03 GENERALISE THE DATA
Generalisation can be compared to segmentation. By grouping your data into similar-patterned categories, offering tailored and more suitable products for your audience becomes much easier. These data categories can be divided according to age (25-30, 30-35, 35-40…), purchase location (nationally or internationally), or gender, among others.
This ‘wisdom of the crowd’ solution respects the need for data protection and privacy, as employed by our founding partner Empathy.co. By contextualising queries without gathering personal information, this approach extracts only essential details to create affinity models for each query. By tackling collective preferences and products, brands can still offer personalised shopping experiences while maintaining data privacy.
A prime illustration of this synergy comes from B/S/H, which partnered with Empathy.co to craft tailored shopping experiences without compromising personal data.
04 FIND ALTERNATIVE DATA SETS
Building an effective and broad database comes with security risks. Synthetic or artificial data is created from your original, real index of data, through an algorithm, preserving the same parameters and information, but making up a completely different set of values. Instead of having real data, you would be handling a machine-made simulation of your data, which can be useful for various purposes like testing, analysis, and research.
Let’s see it clearer with an example: a global clothing retailer, "FashionABC," wants to enhance its customer personalisation efforts while safeguarding customer privacy. They have a massive database of customer purchase history, but they are concerned about using real customer data due to privacy regulations and the risk of data breaches.
FashionABC decides to generate or get open source synthetic customer profiles and data based on their existing customer data. They employ advanced algorithms to create synthetic customer records that preserve the statistical properties and patterns of their real customer data while ensuring that no Personally Identifiable Information (PII) is included.
Something to take into account when handling these data sets is that they are linked to AI and might be subject to biases.
05 (PSEUDO)ANONYMISE THE COLLECTED DATA
Do you really have to collect data? Then, make sure it’s as anonymised as possible and stored in line with GDPR regulations.
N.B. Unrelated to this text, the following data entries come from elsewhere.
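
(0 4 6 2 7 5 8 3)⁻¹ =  (0 3 8 5 7 2 6 4)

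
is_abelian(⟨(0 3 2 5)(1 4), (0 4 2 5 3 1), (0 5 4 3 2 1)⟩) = no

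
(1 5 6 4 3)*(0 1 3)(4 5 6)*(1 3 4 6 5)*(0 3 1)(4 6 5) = (0 1 4 3 6)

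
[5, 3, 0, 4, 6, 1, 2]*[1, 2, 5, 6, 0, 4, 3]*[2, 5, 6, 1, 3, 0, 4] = [3, 4, 5, 2, 1, 6, 0]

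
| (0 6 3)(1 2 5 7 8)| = 15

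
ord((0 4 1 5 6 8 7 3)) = 8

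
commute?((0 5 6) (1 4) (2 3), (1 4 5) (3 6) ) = no:(0 5 6) (1 4) (2 3)*(1 4 5) (3 6) = (0 1 5 3 2 6), (1 4 5) (3 6)*(0 5 6) (1 4) (2 3) = (0 5 4 6 2 3) 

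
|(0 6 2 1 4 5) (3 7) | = 6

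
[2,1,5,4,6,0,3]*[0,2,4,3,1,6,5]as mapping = [0→4,1→2,2→6,3→1,4→5,5→0,6→3]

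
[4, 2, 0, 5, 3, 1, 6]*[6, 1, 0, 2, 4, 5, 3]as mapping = [0→4, 1→0, 2→6, 3→5, 4→2, 5→1, 6→3]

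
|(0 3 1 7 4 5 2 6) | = 8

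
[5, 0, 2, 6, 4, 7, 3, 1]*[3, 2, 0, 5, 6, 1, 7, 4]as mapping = [0→1, 1→3, 2→0, 3→7, 4→6, 5→4, 6→5, 7→2]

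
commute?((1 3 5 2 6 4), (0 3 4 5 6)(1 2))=no:(1 3 5 2 6 4) * (0 3 4 5 6)(1 2)=(0 3 6 5 1 4 2), (0 3 4 5 6)(1 2) * (1 3 5 2 6 4)=(0 5 4 2 3 1 6)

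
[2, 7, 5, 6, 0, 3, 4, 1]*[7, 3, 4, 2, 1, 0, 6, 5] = [4, 5, 0, 6, 7, 2, 1, 3]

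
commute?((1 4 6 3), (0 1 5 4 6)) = no:(1 4 6 3)*(0 1 5 4 6) = (0 1 6 3 5 4), (0 1 5 4 6)*(1 4 6 3) = (0 4 3 1 5 6)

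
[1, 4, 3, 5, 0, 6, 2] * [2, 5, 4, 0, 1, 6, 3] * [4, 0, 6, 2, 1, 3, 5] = [3, 0, 4, 5, 6, 2, 1]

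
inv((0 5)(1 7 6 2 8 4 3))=(0 5)(1 3 4 8 2 6 7)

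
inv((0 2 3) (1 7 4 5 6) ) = (0 3 2) (1 6 5 4 7) 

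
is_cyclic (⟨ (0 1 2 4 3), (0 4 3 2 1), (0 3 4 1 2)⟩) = no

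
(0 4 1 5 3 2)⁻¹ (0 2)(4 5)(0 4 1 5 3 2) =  (0 4)(1 3)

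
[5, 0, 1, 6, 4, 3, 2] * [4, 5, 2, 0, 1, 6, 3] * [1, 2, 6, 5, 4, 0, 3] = [3, 4, 0, 5, 2, 1, 6]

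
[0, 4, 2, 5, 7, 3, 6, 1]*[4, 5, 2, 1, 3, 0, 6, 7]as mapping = [0→4, 1→3, 2→2, 3→0, 4→7, 5→1, 6→6, 7→5]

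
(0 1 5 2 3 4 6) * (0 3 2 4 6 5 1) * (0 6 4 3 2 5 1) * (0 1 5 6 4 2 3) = (0 4 5)(2 6 3)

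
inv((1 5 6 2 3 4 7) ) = (1 7 4 3 2 6 5) 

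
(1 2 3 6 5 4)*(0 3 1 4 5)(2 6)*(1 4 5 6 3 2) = (0 2 4 5 6)(1 3)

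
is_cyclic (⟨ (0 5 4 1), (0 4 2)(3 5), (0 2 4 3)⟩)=no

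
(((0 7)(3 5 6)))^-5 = (0 7)(3 5 6)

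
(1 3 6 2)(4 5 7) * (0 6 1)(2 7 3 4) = (0 6 7 2)(1 4 5 3)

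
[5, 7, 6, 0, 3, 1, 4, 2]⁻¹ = [3, 5, 7, 4, 6, 0, 2, 1]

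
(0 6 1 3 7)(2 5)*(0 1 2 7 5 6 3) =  (0 3 5 7 1)(2 6)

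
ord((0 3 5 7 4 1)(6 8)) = 6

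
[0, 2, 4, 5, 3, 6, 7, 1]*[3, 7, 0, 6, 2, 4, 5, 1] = [3, 0, 2, 4, 6, 5, 1, 7]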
Pseudonymisation changes some details of your clients’ data so that they cannot be easily identified. Instead of saving “John White” in your database, the name would be changed to a string of letters, a number, or a fictional name such as “Harry Potter”. Pseudonymisation can also be used on emails or other personal information.
With pseudonymisation, businesses can keep information about their clients’ motivations, likes and purchasing preferences without knowing precisely who they are.
Remember data pseudonymisation is not the same as anonymisation. It changes names and other details, but does not remove all the identifying information completely. This is extremely important for companies processing detailed information, such as payment processes.
CONCLUSION
ETHICAL DATA USE IN YOUR ONLINE SHOP
Ensuring customer trust through ethical data use in retail is not just a responsibility, but a strategic advantage for businesses in today's digital landscape. By following these easy tips, brands can strike a harmonious balance between delivering personalised shopping experiences and safeguarding customer information.
KEY TAKEAWAYS
Limiting data collection to what is truly essential not only respects privacy but also reduces your carbon footprint.
Choosing local or session storage empowers customers with greater control over their data while interacting with your brand.
Generalising data allows for tailored offerings without compromising personal information.
Exploring alternative data sets, such as synthetic data, can mitigate security risks and privacy concerns while aiding in testing and analysis.
Pseudonymising collected data ensures a level of anonymity that still allows businesses to understand customer motivations and preferences without exposing personal information.